Si ya están atrapados en la trampa de la pornografía, ahora es el momento de liberarse con la ayuda del Salvador. Hay una salida, pero necesitarán Su ayuda para escapar. Su completa recuperación dependerá de su total arrepentimiento. Vayan a ver a su obispo inmediatamente; busquen su guía inspirada. Él los ayudará a establecer un plan de arrepentimiento que les restaurará su propia estimación y traerá al Espíritu de nuevo a su vida. El poder sanador de la expiación del Señor Jesucristo comprende toda aflicción, aun ésta. Si acuden al Señor con todo su corazón y siguen el consejo de su obispo, encontrarán la cura que necesitan. El Salvador los ayudará a encontrar la fortaleza para resistir la tentación y el poder para vencer la adicción. Como Moroni enseñó:
“…[venid] a Cristo, y [procurad] toda buena dádiva; y que no [toquéis] el don malo, ni la cosa impura.

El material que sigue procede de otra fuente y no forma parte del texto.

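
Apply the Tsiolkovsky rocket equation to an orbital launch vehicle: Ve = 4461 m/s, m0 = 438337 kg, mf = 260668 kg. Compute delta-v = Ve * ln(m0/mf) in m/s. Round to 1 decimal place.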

“Sí, venid a Cristo, y perfeccionaos en él, y absteneos de toda impiedad, y si os abstenéis de toda impiedad, y amáis a Dios con toda vuestra alma, mente y fuerza, entonces su gracia os es suficiente, para que por su gracia seáis perfectos en Cristo” (Moroni 10:30, 32).
Que Dios bendiga nuestros sinceros esfuerzos por ser puros de corazón y mente, para “que la virtud engalane [nuestros] pensamientos incesantemente” (D. y C. 121:45). Testifico del amor redentor del Salvador y del poder purificador de Su expiación, en el nombre de Jesucristo. Amén.